6 → Teresina (PI) — 59%
Em Teresina, 59 em cada 100 pessoas mantiveram contato com livros recentemente. O número evidencia políticas educacionais que vêm sendo fortalecidas, principalmente em escolas públicas, com foco na formação de novos leitores. A leitura aparece como instrumento de ascensão social e resposta à escassez de espaços culturais formais.
7 → São Luís (MA) — 59%
Também com 59% de leitores, São Luís integra a tendência positiva no Nordeste. A leitura por aqui está entrelaçada à tradição oral, às bibliotecas populares e aos saraus periféricos, que resistem mesmo diante da ausência de grandes investimentos. A cultura popular ludovicense sustenta a leitura como expressão identitária e afetiva.
8 → Aracaju (SE) — 58%
Aracaju mostra um índice robusto: 58% dos moradores afirmaram ter lido livros nos últimos três meses. A cidade aposta em alfabetização literária, leitura mediada em escolas públicas e iniciativas da sociedade civil, como clubes de leitura e feiras locais. A prática leitora aparece como um elo entre tradição e inovação.
9 → Salvador (BA) — 57%
Com 57% da população leitora, Salvador firma seu protagonismo cultural também no campo da leitura. O número revela o impacto de projetos como rodas de leitura, poesia falada, slams e bibliotecas vivas. A literatura afro-brasileira tem papel central na formação de identidade e resistência, e está presente tanto nas salas de aula quanto nas ruas da capital baiana.
10 → Florianópolis (SC) — 56%
Em Florianópolis, 56 em cada 100 habitantes leram livros recentemente. A capital catarinense se beneficia de uma estrutura escolar sólida, de centros culturais ativos e da presença de livrarias de rua, além de iniciativas universitárias de formação de leitores. Apesar do bom resultado, o índice ainda fica abaixo da média do estado.
11 → Porto Alegre (RS) — 54%
Porto Alegre apresenta 54% de leitores, sustentando sua reputação como capital literária.
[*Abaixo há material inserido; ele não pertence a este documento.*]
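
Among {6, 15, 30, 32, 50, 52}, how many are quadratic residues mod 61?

2

(6/61) = -1 → non-residue.
(15/61) = +1 → QR.
(30/61) = -1 → non-residue.
(32/61) = -1 → non-residue.
(50/61) = -1 → non-residue.
(52/61) = +1 → QR.
Total quadratic residues among the 6: 2.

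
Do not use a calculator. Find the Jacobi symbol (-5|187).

1

First reduce: -5 ≡ 182 (mod 187).
Pull out 2: since 187 ≡ 3 (mod 8), (2/187) = -1.
Reciprocity: 91 ≡ 3 and 187 ≡ 3 (mod 4), so (91/187) = −(187/91).
Reduce top mod 91: now compute (5/91).
Reciprocity: 5 ≡ 1 and 91 ≡ 3 (mod 4), so (5/91) = +(91/5).
Reduce top mod 5: now compute (1/5).
Reached (1/5) = 1. Collecting the sign flips along the way, the symbol is +1.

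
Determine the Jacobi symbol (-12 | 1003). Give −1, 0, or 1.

First reduce: -12 ≡ 991 (mod 1003).
Reciprocity: 991 ≡ 3 and 1003 ≡ 3 (mod 4), so (991/1003) = −(1003/991).
Reduce top mod 991: now compute (12/991).
Pull out 2^2: since 991 ≡ 7 (mod 8), (2/991) = +1, so (2/991)^2 = +1.
Reciprocity: 3 ≡ 3 and 991 ≡ 3 (mod 4), so (3/991) = −(991/3).
Reduce top mod 3: now compute (1/3).
Reached (1/3) = 1. Collecting the sign flips along the way, the symbol is +1.

1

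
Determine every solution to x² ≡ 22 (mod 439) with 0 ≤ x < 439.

30, 409

Since 439 ≡ 3 (mod 4), a square root of 22 is 22^((439+1)/4) = 22^110 mod 439.
Repeated squaring: 22^2≡45, 22^4≡269, 22^8≡365, 22^16≡208, 22^32≡242, 22^64≡177 (mod 439).
22^110 = 22^(64+32+8+4+2) ≡ 409 (mod 439).
Check: 409² = 167281 ≡ 22 (mod 439). The two roots are 30 and 409.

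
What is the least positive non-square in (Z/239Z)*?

(2/239) = +1, so 2 is a residue.
(3/239) = +1, so 3 is a residue.
(4/239) = +1, so 4 is a residue.
(5/239) = +1, so 5 is a residue.
(6/239) = +1, so 6 is a residue.
(7/239) = −1, so 7 is the smallest positive non-residue mod 239.

7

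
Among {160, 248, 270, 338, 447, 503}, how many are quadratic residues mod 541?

0

(160/541) = -1 → non-residue.
(248/541) = -1 → non-residue.
(270/541) = -1 → non-residue.
(338/541) = -1 → non-residue.
(447/541) = -1 → non-residue.
(503/541) = -1 → non-residue.
Total quadratic residues among the 6: 0.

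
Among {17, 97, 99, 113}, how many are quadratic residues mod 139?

2

(17/139) = -1 → non-residue.
(97/139) = -1 → non-residue.
(99/139) = +1 → QR.
(113/139) = +1 → QR.
Total quadratic residues among the 4: 2.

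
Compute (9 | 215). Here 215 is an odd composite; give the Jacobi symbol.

1

Reciprocity: 9 ≡ 1 and 215 ≡ 3 (mod 4), so (9/215) = +(215/9).
Reduce top mod 9: now compute (8/9).
Pull out 2^3: since 9 ≡ 1 (mod 8), (2/9) = +1, so (2/9)^3 = +1.
Reached (1/9) = 1. Collecting the sign flips along the way, the symbol is +1.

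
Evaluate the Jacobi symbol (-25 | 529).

First reduce: -25 ≡ 504 (mod 529).
Pull out 2^3: since 529 ≡ 1 (mod 8), (2/529) = +1, so (2/529)^3 = +1.
Reciprocity: 63 ≡ 3 and 529 ≡ 1 (mod 4), so (63/529) = +(529/63).
Reduce top mod 63: now compute (25/63).
Reciprocity: 25 ≡ 1 and 63 ≡ 3 (mod 4), so (25/63) = +(63/25).
Reduce top mod 25: now compute (13/25).
Reciprocity: 13 ≡ 1 and 25 ≡ 1 (mod 4), so (13/25) = +(25/13).
Reduce top mod 13: now compute (12/13).
Pull out 2^2: since 13 ≡ 5 (mod 8), (2/13) = -1, so (2/13)^2 = +1.
Reciprocity: 3 ≡ 3 and 13 ≡ 1 (mod 4), so (3/13) = +(13/3).
Reduce top mod 3: now compute (1/3).
Reached (1/3) = 1. Collecting the sign flips along the way, the symbol is +1.

1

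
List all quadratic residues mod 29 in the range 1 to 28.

1, 4, 5, 6, 7, 9, 13, 16, 20, 22, 23, 24, 25, 28

Square k = 1,…,14 (k and 29−k give the same square):
1²=1, 2²=4, 3²=9, 4²=16, 5²=25, 6²≡7, 7²≡20, 8²≡6, 9²≡23, 10²≡13, 11²≡5, 12²≡28, 13²≡24, 14²≡22 (mod 29).
So the quadratic residues mod 29 are {1, 4, 5, 6, 7, 9, 13, 16, 20, 22, 23, 24, 25, 28}.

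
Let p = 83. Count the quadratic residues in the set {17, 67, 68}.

(17/83) = +1 → QR.
(67/83) = -1 → non-residue.
(68/83) = +1 → QR.
Total quadratic residues among the 3: 2.

2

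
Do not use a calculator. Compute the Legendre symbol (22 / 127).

1

Euler's criterion: (22/127) ≡ 22^63 (mod 127).
22^2 ≡ 103 (mod 127)
22^4 ≡ 68 (mod 127)
22^8 ≡ 52 (mod 127)
22^16 ≡ 37 (mod 127)
22^32 ≡ 99 (mod 127)
22^63 = 22^(32+16+8+4+2+1) ≡ 1 (mod 127).
Result is 1, so (22/127) = 1.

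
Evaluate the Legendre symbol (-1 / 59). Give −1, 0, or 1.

-1

First reduce: -1 ≡ 58 (mod 59).
Pull out 2: since 59 ≡ 3 (mod 8), (2/59) = -1.
Reciprocity: 29 ≡ 1 and 59 ≡ 3 (mod 4), so (29/59) = +(59/29).
Reduce top mod 29: now compute (1/29).
Reached (1/29) = 1. Collecting the sign flips along the way, the symbol is -1.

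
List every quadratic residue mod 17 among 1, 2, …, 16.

Square k = 1,…,8 (k and 17−k give the same square):
1²=1, 2²=4, 3²=9, 4²=16, 5²≡8, 6²≡2, 7²≡15, 8²≡13 (mod 17).
So the quadratic residues mod 17 are {1, 2, 4, 8, 9, 13, 15, 16}.

1, 2, 4, 8, 9, 13, 15, 16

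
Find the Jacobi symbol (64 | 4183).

Pull out 2^6: since 4183 ≡ 7 (mod 8), (2/4183) = +1, so (2/4183)^6 = +1.
Reached (1/4183) = 1. Collecting the sign flips along the way, the symbol is +1.

1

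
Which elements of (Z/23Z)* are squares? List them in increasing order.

1,2,3,4,6,8,9,12,13,16,18

Square k = 1,…,11 (k and 23−k give the same square):
1²=1, 2²=4, 3²=9, 4²=16, 5²≡2, 6²≡13, 7²≡3, 8²≡18, 9²≡12, 10²≡8, 11²≡6 (mod 23).
So the quadratic residues mod 23 are {1, 2, 3, 4, 6, 8, 9, 12, 13, 16, 18}.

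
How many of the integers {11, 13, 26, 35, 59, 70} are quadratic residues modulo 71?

(11/71) = -1 → non-residue.
(13/71) = -1 → non-residue.
(26/71) = -1 → non-residue.
(35/71) = -1 → non-residue.
(59/71) = -1 → non-residue.
(70/71) = -1 → non-residue.
Total quadratic residues among the 6: 0.

0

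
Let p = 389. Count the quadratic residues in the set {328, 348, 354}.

2

(328/389) = -1 → non-residue.
(348/389) = +1 → QR.
(354/389) = +1 → QR.
Total quadratic residues among the 3: 2.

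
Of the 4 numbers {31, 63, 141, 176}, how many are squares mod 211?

(31/211) = -1 → non-residue.
(63/211) = -1 → non-residue.
(141/211) = -1 → non-residue.
(176/211) = +1 → QR.
Total quadratic residues among the 4: 1.

1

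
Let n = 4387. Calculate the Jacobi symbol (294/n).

Pull out 2: since 4387 ≡ 3 (mod 8), (2/4387) = -1.
Reciprocity: 147 ≡ 3 and 4387 ≡ 3 (mod 4), so (147/4387) = −(4387/147).
Reduce top mod 147: now compute (124/147).
Pull out 2^2: since 147 ≡ 3 (mod 8), (2/147) = -1, so (2/147)^2 = +1.
Reciprocity: 31 ≡ 3 and 147 ≡ 3 (mod 4), so (31/147) = −(147/31).
Reduce top mod 31: now compute (23/31).
Reciprocity: 23 ≡ 3 and 31 ≡ 3 (mod 4), so (23/31) = −(31/23).
Reduce top mod 23: now compute (8/23).
Pull out 2^3: since 23 ≡ 7 (mod 8), (2/23) = +1, so (2/23)^3 = +1.
Reached (1/23) = 1. Collecting the sign flips along the way, the symbol is +1.

1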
O número é sustentado por universidades públicas fortes, tradição editorial, bibliotecas de bairro e movimentos como a Feira do Livro, que há décadas fazem da cidade um polo cultural importante.
12 → Rio de Janeiro (RJ) — 53%
O Rio registra 53% de leitores ativos. A cidade tem uma cena literária vibrante, com slams, feiras, bibliotecas comunitárias e movimentos periféricos que aproximam o livro do cotidiano. Mas também convive com profundas desigualdades no acesso ao acervo, sobretudo nas zonas Norte e Oeste.
13 → Brasília (DF) — 52%
Na capital federal, 52% da população declarou leitura recente, número coerente com o alto nível de escolaridade médio local. Brasília combina escolas bem avaliadas, centros de leitura modernos e o estímulo institucional ao livro, embora a prática ainda não seja homogênea entre diferentes regiões administrativas.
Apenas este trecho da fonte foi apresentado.